2010年11月14日日曜日

政治・経済・生活(4)

1.フリードリヒ・アウグスト・フォン・ハイエク『隷属への道』(春秋社)

個人主義とは、「人間としての個人」への尊敬を意味しており、それは、一人一人の考え方や嗜好を、たとえそれが狭い範囲のものであるにせよ、その個人の領域においては至高のものと認める立場である。それはまた、人はそれぞれに与えられた天性や性向を発展させることが望ましいとする信念でもある。 [10頁]

真の自由主義者の政策が目指すところは、社会の諸力がうまく動いていくのを助け、必要とあらばそれを補完していくことであり、そのために第一にしなければならないことは、その力自体を理解することであった。 [15頁]

諸個人の活動が相互にどのような影響を生み出しているかを自動的に記録し、同時に、諸個人がどんな決定をしたかという結果を明らかにし、またそれに従って諸個人が決定を下していくためのガイドとなるような、何らかの記憶装置が必要になる。[…]一見不可能に思われるこのような機能、他のどんなシステムも請け合うことのできぬこの働きを、まったく見事に果たしているのが、競争体制における「価格機構」なのである。 [59-60頁]

現代文明がさらに複雑になればなるほど、中央統制が必要になるのではなく、逆に、意図的な統制に頼らない方法を用いることがより重要になってくるのである。 [61頁]

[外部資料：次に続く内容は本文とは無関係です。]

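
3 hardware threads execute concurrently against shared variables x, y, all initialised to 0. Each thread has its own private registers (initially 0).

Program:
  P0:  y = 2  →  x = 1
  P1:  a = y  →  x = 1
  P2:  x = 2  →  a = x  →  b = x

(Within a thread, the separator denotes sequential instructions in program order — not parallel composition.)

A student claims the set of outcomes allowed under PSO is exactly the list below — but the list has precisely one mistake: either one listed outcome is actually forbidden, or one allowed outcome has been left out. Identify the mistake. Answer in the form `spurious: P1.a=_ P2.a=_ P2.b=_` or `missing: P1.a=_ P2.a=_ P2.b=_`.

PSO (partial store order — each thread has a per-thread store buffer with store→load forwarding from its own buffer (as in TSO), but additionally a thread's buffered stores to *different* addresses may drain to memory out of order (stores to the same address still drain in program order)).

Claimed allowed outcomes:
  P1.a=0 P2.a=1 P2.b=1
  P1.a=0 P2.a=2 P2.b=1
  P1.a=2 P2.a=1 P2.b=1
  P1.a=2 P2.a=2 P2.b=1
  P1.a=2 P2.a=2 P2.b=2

outcome vector order: (P1.a,P2.a,P2.b)
PSO (6): 011 021 022 211 221 222
PSO∖claimed = {022}

missing: P1.a=0 P2.a=2 P2.b=2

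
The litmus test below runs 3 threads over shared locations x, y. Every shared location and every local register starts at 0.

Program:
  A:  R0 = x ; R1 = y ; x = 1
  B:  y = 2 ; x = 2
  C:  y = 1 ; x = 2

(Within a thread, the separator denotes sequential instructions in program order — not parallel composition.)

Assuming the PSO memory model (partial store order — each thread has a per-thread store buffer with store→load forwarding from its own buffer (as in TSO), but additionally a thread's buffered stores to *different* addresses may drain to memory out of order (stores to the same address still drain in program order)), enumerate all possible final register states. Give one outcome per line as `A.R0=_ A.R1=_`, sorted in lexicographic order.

outcome vector order: (A.R0,A.R1)
|PSO outcomes| = 6

A.R0=0 A.R1=0
A.R0=0 A.R1=1
A.R0=0 A.R1=2
A.R0=2 A.R1=0
A.R0=2 A.R1=1
A.R0=2 A.R1=2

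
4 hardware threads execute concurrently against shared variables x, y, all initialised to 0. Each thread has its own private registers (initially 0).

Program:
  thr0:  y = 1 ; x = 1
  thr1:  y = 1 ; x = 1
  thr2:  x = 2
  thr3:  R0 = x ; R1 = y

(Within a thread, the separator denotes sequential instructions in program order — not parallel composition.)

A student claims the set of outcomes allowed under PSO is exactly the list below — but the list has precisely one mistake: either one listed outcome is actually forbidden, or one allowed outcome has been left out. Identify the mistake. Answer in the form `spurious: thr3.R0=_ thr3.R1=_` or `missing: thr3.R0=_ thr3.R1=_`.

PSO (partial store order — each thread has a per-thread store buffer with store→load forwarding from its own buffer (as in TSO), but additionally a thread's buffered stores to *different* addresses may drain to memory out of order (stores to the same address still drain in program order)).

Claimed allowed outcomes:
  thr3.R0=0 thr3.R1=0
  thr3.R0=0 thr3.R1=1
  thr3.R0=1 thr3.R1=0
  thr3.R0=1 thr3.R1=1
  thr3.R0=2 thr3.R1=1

outcome vector order: (thr3.R0,thr3.R1)
PSO (6): <0 0> <0 1> <1 0> <1 1> <2 0> <2 1>
PSO∖claimed = {<2 0>}

missing: thr3.R0=2 thr3.R1=0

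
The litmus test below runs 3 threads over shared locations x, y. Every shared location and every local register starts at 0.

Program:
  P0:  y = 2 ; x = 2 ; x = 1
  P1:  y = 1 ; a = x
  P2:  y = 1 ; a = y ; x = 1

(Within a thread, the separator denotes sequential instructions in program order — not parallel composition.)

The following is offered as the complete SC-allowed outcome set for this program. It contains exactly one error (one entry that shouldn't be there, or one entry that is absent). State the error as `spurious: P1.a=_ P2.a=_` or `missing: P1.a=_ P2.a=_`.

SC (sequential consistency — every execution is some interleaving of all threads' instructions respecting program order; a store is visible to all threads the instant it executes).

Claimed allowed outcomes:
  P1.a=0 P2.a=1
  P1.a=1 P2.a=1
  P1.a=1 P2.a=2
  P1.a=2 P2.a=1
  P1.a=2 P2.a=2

missing: P1.a=0 P2.a=2

outcome vector order: (P1.a,P2.a)
[SC] allowed = {<0 1> <0 2> <1 1> <1 2> <2 1> <2 2>}
SC∖claimed = {<0 2>}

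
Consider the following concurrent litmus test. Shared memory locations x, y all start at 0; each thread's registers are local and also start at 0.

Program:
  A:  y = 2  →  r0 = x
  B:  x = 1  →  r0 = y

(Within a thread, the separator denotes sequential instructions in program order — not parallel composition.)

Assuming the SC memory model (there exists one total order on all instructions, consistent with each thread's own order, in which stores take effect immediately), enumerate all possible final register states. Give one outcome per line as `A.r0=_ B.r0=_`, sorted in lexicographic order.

outcome vector order: (A.r0,B.r0)
|SC outcomes| = 3

A.r0=0 B.r0=2
A.r0=1 B.r0=0
A.r0=1 B.r0=2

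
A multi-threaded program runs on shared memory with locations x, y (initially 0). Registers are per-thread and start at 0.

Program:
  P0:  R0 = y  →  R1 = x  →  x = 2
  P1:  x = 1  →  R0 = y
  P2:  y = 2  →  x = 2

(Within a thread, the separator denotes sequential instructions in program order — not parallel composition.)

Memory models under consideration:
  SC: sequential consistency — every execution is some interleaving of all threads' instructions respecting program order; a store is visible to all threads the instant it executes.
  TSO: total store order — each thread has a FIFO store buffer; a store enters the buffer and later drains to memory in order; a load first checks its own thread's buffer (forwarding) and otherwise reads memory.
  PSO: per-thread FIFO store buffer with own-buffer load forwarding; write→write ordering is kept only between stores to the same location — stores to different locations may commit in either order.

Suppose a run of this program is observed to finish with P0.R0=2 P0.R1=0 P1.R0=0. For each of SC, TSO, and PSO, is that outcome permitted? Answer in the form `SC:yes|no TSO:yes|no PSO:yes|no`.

SC:no TSO:yes PSO:yes

outcome vector order: (P0.R0,P0.R1,P1.R0)
under SC → <0 0 0>, <0 0 2>, <0 1 0>, <0 1 2>, <0 2 0>, <0 2 2>, <2 0 2>, <2 1 0>, <2 1 2>, <2 2 0>, <2 2 2>
under TSO → <0 0 0>, <0 0 2>, <0 1 0>, <0 1 2>, <0 2 0>, <0 2 2>, <2 0 0>, <2 0 2>, <2 1 0>, <2 1 2>, <2 2 0>, <2 2 2>
under PSO → <0 0 0>, <0 0 2>, <0 1 0>, <0 1 2>, <0 2 0>, <0 2 2>, <2 0 0>, <2 0 2>, <2 1 0>, <2 1 2>, <2 2 0>, <2 2 2>
target <2 0 0> ∈ {TSO,PSO}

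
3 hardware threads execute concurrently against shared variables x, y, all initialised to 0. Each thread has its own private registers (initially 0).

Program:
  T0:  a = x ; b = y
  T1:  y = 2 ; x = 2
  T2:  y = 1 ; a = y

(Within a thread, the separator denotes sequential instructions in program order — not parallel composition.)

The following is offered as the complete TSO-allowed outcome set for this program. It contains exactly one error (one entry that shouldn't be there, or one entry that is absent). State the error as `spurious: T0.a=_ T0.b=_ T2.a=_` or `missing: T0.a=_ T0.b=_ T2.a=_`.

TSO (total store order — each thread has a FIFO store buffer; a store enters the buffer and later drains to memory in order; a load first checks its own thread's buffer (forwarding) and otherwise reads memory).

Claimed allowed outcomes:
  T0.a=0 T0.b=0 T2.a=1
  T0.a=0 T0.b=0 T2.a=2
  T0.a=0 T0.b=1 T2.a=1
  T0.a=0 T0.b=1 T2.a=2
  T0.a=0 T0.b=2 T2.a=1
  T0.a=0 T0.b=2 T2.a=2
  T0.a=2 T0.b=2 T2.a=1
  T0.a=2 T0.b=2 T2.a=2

missing: T0.a=2 T0.b=1 T2.a=1

outcome vector order: (T0.a,T0.b,T2.a)
TSO: 9 outcomes — {0/0/1, 0/0/2, 0/1/1, 0/1/2, 0/2/1, 0/2/2, 2/1/1, 2/2/1, 2/2/2}
TSO∖claimed = {2/1/1}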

われわれの複雑な社会が崩壊してしまわないようにするためには、二つの道しかなく、一つは、市場における個人を超えた非人格的な、非合理にさえ思われる諸力に身を任せる道で、もう一つの道は、これと等しく人々にとっては制御不能で、したがって恣意的なものにすぎない権力を、他の人々が振るうことに対して身を任せる道でしかない。 [280頁]

様々な行動規範というものは諸個人によって生み出され、進化させられてくるものであり、それこそが、社会集団の政治的行動がどのような道徳的規準を持つかを決定していくのである。それなのに、個人的な行動に関する道徳基準が緩んでいる一方、社会的な行動基準がレベルアップしている、というようなことがあるとすれば、これはまったくのところ驚くべきことではないだろうか。 [293頁]

あらゆる権力や最も重要な決定の大半を、普通の人が調査したり理解するにはあまりに巨大すぎる組織へと任せることになれば、民主主義を維持していったり、その発展を育て上げていくことができなくなるのは必然である。民衆一般や将来の指導者たちのために、政治的訓練をしてくれる学校を提供するのが地方自治である。この地方自治という偉大な手段に依存せずに、民主主義がうまく運用されたためしはどこにもない。普通の人々が公的な事象に、自分たちが知っている世界と関わりがあるという理由で真剣に関与できるのは、次のような場合だけである。すなわち、大半の人々が身近によく知っている事柄に関して、これらに対する責任がどういうことであるかを学び取ることができ、実際にも責任を取ることができる場合である。言い換えれば、人々が行動する際の指標となるのは、人々の必要についての理論的知識などではなく、近隣の人々への気遣いのようなものである場合、ということである。政治的な手段や措置の関係する範囲が大きくなりすぎて、そこで必要とされる知識は官僚だけがほぼ独占的に握っているという状態になってしまうと、民間の人々の創造的な衝動は必然的に衰えていく。この点については、オランダやスイスなどの小国の経験は極めて貴重なものであり、大英帝国のような最も幸運な大国でさえもそこに多くを学ぶことができると私は信じている。様々な小国が生存していくのに適切な世界を創り出せるなら、世界の人々の全員がこれによって利益を得ることになるのは間違いない。 [324-325頁]


2.

 大きな政府か小さな政府かという議論は無意味で、「遠い政治」か「近い政治」かという問題にしか重要性はない。そしてやっぱり、なんだかんだいって「個人」は大事で、「個人」から始めるしかない。この二つは別個の問題ではなく、相互に影響を与え合う。したがって、必ずセットで考えなければならないし、連動する仕組みが必要になる。